The transformative consequences of the leap for patients is so dramatic that a single case can often tell the story. This quantum jump at KGH required courage: to overcome the gravitational pull of fear of the tPA-induced brain hemorrhage. It required dedication: the team is mobilized in the wee hours of the morning. It required optimism: to overcome the historical inertia in the field that held that stroke could not be cured. The energy for Quantum Jumps in stroke does not belong to physicians. Rather, it derives from the synergy of the interprofessional team. The KGH story has a great champion and a great team. The champion in our story is Dr. Al Jin, a stroke neurologist who envisioned a new and aggressive approach to stroke. However, his vision could not have been realized without an interprofessional team of nurses, pharmacists, paramedics, neurologists, experts in physical medicine and rehabilitation, and radiologists. Leaders like Cally Martin, Regional Director of the Stroke Network and front line staff made this jump a reality. The quantum jump required changes in the process of care that extended across our region and involved partner hospitals. The success also requires public education so that the average person can recognize the warning signs of stroke and call 911 to get urgent attention. The jump also required buy-in from paramedic and regional protocols that ensure stroke patients are taken to specialized centres. It takes a lot of energy to make a Quantum Leap.

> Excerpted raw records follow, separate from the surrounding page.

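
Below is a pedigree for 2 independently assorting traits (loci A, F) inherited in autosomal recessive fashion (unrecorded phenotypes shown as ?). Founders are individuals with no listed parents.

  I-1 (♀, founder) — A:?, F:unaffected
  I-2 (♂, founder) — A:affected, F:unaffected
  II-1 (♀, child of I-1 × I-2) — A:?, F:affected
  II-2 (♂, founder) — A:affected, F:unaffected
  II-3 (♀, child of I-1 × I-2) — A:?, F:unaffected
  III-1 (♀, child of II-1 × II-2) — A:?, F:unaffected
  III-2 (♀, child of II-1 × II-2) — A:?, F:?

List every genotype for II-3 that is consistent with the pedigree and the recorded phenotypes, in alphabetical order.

A/I-1 ? ·: AA|Aa|aa
A/I-2 aff ·: aa
A/II-1 ? I-1×I-2: Aa|aa
A/II-2 aff ·: aa
A/II-3 ? I-1×I-2: Aa|aa
A/III-1 ? II-1×II-2: Aa|aa
A/III-2 ? II-1×II-2: Aa|aa
⇒ A over [I-1,I-2,II-1,II-2,II-3,III-1,III-2]: 15 consistent
F/I-1 un ·: Ff
F/I-2 un ·: Ff
F/II-1 aff I-1×I-2: ff
F/II-2 un ·: FF|Ff
F/II-3 un I-1×I-2: FF|Ff
F/III-1 un II-1×II-2: Ff
F/III-2 ? II-1×II-2: Ff|ff
⇒ F over [I-1,I-2,II-1,II-2,II-3,III-1,III-2]: 6 consistent

II-3 ∈ {Aa FF, Aa Ff, aa FF, aa Ff}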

What did the KGH team to merit becoming only the 3rd program in Canada to achieve this recognition? In 2011-12, KGH handled 541 transient ischemic
attacks or strokes. The Stroke Program’s Acute Stroke Protocol was activated over 250 times, and intravenous tPA was administered 54 times, with a median door-needle time (a measure of the rapidity of giving the tPA once the patient arrives at KGH) of 47 minutes. Since “Time is Brain” and the target is < 60 minutes, this performance ranks KGH as Ontario’s fastest center for thrombolysis in acute stroke. Once admitted, most KGH patients enter the specialized Acute Stroke Unit (right). The specialized care in this unit has helped decrease stroke mortality rates from about 22% to16%. Moreover, the readmission rate for stroke/TIA patients is among the lowest in Ontario at KGH, due to the coordinated efforts of the inpatient acute stroke team, community supports through a new Home First program, and the outpatient Stroke Prevention Clinic. The 90-day readmission rate of 1.6% to 2.0% reflects a 4-fold drop in 5 years. Finally, the Stroke Prevention Clinic sees ~ 540 referrals/year.
The New Stroke Guidelines will soon be published in JAMA and are already available on line. These guidelines will stress the importance of treatment with tPA within 60 minutes.
Thanks to the team at KGH we are meeting these guidelines. This interprofessional team has made the quantum leap and propelled Queen’s and KGH to a higher orbit by enhancing the care of stroke patients.